A conselheira estadual LGBT, Cleo Araujo, criticou o fato da segunda maior cidade do Estado, Caxias do Sul, não abrigar um ambulatório Trans, o que leva a busca pelos serviços em Porto Alegre. “Nossos direitos, expressos na carta dos usuários do SUS, são negados. Desde 2017 são 42 pessoas aguardando o início do tratamento hormonal, fase que leva 2 anos”, relatou.
A boa notícia anunciada por Cleo é que o ambulatório de Caxias do Sul está para sair do papel, mas graças a recursos de emendas parlamentares. “Devia ser uma política pública de Estado e não depender de recursos de emendas”, criticou. Cleo ainda “propôs” a universalização do cartão SUS, respeitando o nome social, a dispensação de medicamentos nas Unidades Básicas de Saúde para hormonoterapia, habilitação de ambulatórios ao nível de estado e município.
Profissional da saúde, a enfermeira e representante do Sindicato dos Enfermeiros do Rio Grande do Sul (Sergs), Bruna Engelmann demonstrou preocupação com a falta de empatia dos profissionais da saúde no acolhimento da população Trans.
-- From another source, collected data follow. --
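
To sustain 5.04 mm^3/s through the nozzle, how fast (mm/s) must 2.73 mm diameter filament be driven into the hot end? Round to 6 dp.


A = pi*(2.73/2)^2 = 5.853494
v = 5.04 / 5.853494 = 0.861024 mm/s


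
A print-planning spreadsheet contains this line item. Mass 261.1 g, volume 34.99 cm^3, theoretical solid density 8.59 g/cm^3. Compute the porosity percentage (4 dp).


rho_part = 261.1 / 34.99 = 7.46213204 g/cm^3
Porosity = (1 - 7.46213204/8.59)*100 = 13.13 %


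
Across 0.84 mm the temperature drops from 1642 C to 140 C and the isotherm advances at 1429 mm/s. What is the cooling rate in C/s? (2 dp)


G = (1642-140)/0.84 = 1788.0952381 C/mm
CR = 1788.0952381 * 1429 = 2555188.1 C/s


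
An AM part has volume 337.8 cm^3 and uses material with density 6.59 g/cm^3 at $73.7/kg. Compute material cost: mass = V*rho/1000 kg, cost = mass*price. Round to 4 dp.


Mass = 337.8*6.59/1000 = 2.226102 kg
Cost = 2.226102 * 73.7 = 164.0637 $


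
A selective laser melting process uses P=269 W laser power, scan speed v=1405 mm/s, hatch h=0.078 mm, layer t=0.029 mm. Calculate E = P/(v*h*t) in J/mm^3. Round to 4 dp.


E = 269 / (1405*0.078*0.029) = 84.6415 J/mm^3


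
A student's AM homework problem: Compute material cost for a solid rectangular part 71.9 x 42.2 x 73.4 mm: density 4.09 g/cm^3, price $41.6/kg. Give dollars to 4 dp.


V = 71.9 * 42.2 * 73.4 = 222708.812 mm^3 = 222.708812 cm^3
Mass = 222.708812 * 4.09 / 1000 = 0.91087904 kg
Cost = 0.91087904 * 41.6 = 37.8926 $


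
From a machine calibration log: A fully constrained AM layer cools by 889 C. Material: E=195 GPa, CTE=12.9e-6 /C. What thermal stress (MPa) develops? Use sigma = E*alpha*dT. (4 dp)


sigma = 195*1000 * 12.9e-6 * 889 = 2236.2795 MPa


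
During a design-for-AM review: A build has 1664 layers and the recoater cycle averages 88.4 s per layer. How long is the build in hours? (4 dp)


t = 1664 * 88.4 / 3600 = 40.8604 hrs


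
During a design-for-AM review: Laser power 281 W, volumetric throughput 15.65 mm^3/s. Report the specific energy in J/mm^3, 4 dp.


SE = 281 / 15.65 = 17.9553 J/mm^3


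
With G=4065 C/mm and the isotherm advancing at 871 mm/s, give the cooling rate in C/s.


CR = 4065 * 871 = 3540615 C/s


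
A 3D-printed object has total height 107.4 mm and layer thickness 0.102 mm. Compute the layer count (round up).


Layers = ceil(107.4/0.102) = 1053


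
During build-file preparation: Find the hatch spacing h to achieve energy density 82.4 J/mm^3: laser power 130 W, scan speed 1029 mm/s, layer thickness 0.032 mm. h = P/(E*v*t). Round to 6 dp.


h = 130 / (82.4*1029*0.032) = 0.047913 mm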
Ela acredita que a ausência de uma formação humanista e orientadora neste sentido seja um complicador. “Não é viável um Ambulatório Trans em todos os municípios, mas as pessoas merecem ser atendidas com dignidade, nós sabemos, por exemplo, as reações causadas pelos medicamentos, o que exige uma equipe que dê suporte emocional e psicológico”, garantiu.
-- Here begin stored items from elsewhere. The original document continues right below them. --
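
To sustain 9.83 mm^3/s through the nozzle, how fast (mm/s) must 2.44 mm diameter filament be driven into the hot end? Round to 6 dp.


A = pi*(2.44/2)^2 = 4.675947
v = 9.83 / 4.675947 = 2.102248 mm/s


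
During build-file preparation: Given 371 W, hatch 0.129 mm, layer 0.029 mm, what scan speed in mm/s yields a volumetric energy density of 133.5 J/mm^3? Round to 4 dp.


v = 371 / (133.5*0.129*0.029) = 742.8565 mm/s


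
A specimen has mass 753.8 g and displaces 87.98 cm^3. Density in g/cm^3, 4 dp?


rho = 753.8 / 87.98 = 8.5679 g/cm^3


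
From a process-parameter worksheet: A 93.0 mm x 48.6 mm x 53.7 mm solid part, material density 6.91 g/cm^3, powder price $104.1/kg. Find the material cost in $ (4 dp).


V = 93.0 * 48.6 * 53.7 = 242713.26 mm^3 = 242.71326 cm^3
Mass = 242.71326 * 6.91 / 1000 = 1.67714863 kg
Cost = 1.67714863 * 104.1 = 174.5912 $


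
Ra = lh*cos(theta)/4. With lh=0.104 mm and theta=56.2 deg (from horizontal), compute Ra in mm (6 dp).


Ra = 0.104 * cos(56.2) / 4 = 0.014464 mm


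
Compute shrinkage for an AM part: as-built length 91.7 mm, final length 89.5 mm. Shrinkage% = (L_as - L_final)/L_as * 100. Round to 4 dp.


Shrinkage = ((91.7-89.5)/91.7)*100 = 2.3991 %


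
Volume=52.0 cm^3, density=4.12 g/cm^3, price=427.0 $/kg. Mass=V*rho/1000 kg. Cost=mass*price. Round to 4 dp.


Mass = 52.0*4.12/1000 = 0.21424 kg
Cost = 0.21424 * 427.0 = 91.4805 $


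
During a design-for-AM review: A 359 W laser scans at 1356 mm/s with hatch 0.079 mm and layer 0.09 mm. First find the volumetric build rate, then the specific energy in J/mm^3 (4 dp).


Build rate = 1356 * 0.079 * 0.09 = 9.64116 mm^3/s
SE = 359 / 9.64116 = 37.2362 J/mm^3


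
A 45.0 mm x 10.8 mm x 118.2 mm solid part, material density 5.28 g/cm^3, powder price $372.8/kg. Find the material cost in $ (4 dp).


V = 45.0 * 10.8 * 118.2 = 57445.2 mm^3 = 57.4452 cm^3
Mass = 57.4452 * 5.28 / 1000 = 0.30331066 kg
Cost = 0.30331066 * 372.8 = 113.0742 $


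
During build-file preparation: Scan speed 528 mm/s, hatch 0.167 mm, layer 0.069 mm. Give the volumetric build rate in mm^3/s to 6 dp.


Rate = 528 * 0.167 * 0.069 = 6.084144 mm^3/s


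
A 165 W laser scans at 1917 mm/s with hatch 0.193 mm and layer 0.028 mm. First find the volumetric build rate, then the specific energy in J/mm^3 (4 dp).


Build rate = 1917 * 0.193 * 0.028 = 10.359468 mm^3/s
SE = 165 / 10.359468 = 15.9275 J/mm^3


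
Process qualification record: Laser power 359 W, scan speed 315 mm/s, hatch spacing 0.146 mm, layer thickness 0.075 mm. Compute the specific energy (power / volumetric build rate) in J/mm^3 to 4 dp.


Build rate = 315 * 0.146 * 0.075 = 3.44925 mm^3/s
SE = 359 / 3.44925 = 104.0806 J/mm^3


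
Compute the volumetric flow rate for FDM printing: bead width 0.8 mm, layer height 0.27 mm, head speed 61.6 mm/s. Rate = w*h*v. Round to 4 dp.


Rate = 0.8 * 0.27 * 61.6 = 13.3056 mm^3/s


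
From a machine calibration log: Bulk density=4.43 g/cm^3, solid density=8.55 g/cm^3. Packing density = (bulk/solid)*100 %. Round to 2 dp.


Packing = (4.43/8.55)*100 = 51.81 %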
O diretor estadual da Diversidade Sexua do Rio Grande do Sul, Daniel Silva Morethson, revelou que hoje existe uma coordenadoria sem orçamento, mas que procura avançar em políticas púbicas. “Conta com seis pessoas. Viemos avançando, plantando uma semente. Sempre debatemos e de fato agora nós fazemos políticas públicas”, disse. Morethson destacou os avanços como a criação da delegacia de combate à intolerância, o decreto que cria a rede de proteção, com pacto em cidadania, fazendo com que os municípios adiram às políticas públicas e também esclarecendo que o Rio Grande é o primeiro estado a criar cotas para a população de travestis e transexuais no serviço público.
O conselheiro do Conselho Estadual de Promoção dos Direitos LGBT, Caio Klein, da ONG SOMOS, ressaltou que o atendimento à população Trans vai além do processo transexualizador. “Os Ambulatórios são espaços essenciais, mas é primordial a inclusão dessa população na Atenção Básica”, disse. Klein sugeriu habilitar novos ambulatórios no interior, fortalecer a políticas de saúde da população LGBT e estimular a criação de um protocolo de hormonização.
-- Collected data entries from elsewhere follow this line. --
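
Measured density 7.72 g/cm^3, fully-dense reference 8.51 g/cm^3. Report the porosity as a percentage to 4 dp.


Porosity = (1-7.72/8.51)*100 = 9.2832 %


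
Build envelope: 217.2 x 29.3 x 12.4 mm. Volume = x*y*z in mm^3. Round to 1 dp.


V = 217.2 * 29.3 * 12.4 = 78913.1 mm^3


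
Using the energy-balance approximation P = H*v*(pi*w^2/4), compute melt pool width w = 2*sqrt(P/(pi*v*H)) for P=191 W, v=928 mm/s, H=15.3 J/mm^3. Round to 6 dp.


w = 2*sqrt(191/(pi*928*15.3)) = 0.130874 mm


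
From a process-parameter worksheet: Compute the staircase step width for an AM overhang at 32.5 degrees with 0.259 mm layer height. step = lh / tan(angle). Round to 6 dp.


step = 0.259 / tan(32.5) = 0.406549 mm


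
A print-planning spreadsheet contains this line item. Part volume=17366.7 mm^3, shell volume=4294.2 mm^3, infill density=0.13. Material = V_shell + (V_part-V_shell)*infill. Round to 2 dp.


V_infill = (17366.7 - 4294.2) * 0.13 = 1699.43
V_total = 4294.2 + 1699.43 = 5993.63 mm^3


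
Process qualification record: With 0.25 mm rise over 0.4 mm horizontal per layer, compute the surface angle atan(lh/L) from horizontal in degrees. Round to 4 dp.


angle = atan(0.25/0.4) = 32.0054 degrees


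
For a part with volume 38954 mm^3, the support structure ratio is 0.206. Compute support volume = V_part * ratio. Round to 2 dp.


V_support = 38954 * 0.206 = 8024.52 mm^3


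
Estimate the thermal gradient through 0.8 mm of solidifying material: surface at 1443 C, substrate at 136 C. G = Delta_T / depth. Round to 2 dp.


G = (1443-136)/0.8 = 1633.75 C/mm


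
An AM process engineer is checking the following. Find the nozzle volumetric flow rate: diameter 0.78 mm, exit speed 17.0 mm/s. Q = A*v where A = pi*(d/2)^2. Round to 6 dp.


A = pi*(0.78/2)^2 = 0.47783624 mm^2
Q = 0.47783624 * 17.0 = 8.123216 mm^3/s


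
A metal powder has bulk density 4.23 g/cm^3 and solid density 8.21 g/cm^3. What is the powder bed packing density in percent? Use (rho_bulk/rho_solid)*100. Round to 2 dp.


Packing = (4.23/8.21)*100 = 51.52 %


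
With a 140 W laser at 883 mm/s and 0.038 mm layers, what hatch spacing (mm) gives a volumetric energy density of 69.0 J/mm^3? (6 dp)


h = 140 / (69.0*883*0.038) = 0.060469 mm


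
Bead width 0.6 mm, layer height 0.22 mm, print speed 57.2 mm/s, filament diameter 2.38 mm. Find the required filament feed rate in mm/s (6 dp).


Q = 0.6 * 0.22 * 57.2 = 7.5504 mm^3/s
A_fil = pi*(2.38/2)^2 = 4.44880936 mm^2
v_feed = 7.5504 / 4.44880936 = 1.697173 mm/s


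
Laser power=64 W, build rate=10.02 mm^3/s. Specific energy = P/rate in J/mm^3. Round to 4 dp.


SE = 64 / 10.02 = 6.3872 J/mm^3


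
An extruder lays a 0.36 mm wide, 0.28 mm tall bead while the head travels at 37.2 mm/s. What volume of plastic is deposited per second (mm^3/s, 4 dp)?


Rate = 0.36 * 0.28 * 37.2 = 3.7498 mm^3/s


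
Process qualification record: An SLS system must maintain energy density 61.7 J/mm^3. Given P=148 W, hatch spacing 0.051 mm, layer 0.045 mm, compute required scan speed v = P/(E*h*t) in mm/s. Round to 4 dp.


v = 148 / (61.7*0.051*0.045) = 1045.1867 mm/s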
Mulher trans, de corpo político travesti, a vereadora Regininha do município Rio Grande, apontou avanços nos cuidados da saúde da população trans, mas destacou a necessidade de habilitação de mais hospitais para realização de procedimentos cirúrgicos, a garantia do atendimento permanente e a conclusão de todas as etapas do processo de transição. “Quando iniciamos o ambulatório municipal, em 2018, recebemos uma mulher Trans, do município de Vitória, que consulta no Hospital de Clínicas, e na fase final do tratamento recebeu a negativa da cirurgia e o que a levou a automutilação”, contou.
Já o coordenador técnico da ONG Aids no Rio Grande do Sul, Rubens Raffo, solicitou um olhar à população Trans idosa, com a criação de programas e políticas públicas para eles. “Não casas de apoio para essa população, muitas vezes obrigadas a regredir na sua identidade, negar a sua sexualidade, para serem aceitas em lares”, contou.
A audiência, conduzida pelo presidente da Comissão de Saúde e Meio Ambiente, Neri o Carteiro, contou ainda com a presença da deputada Luciana Genro.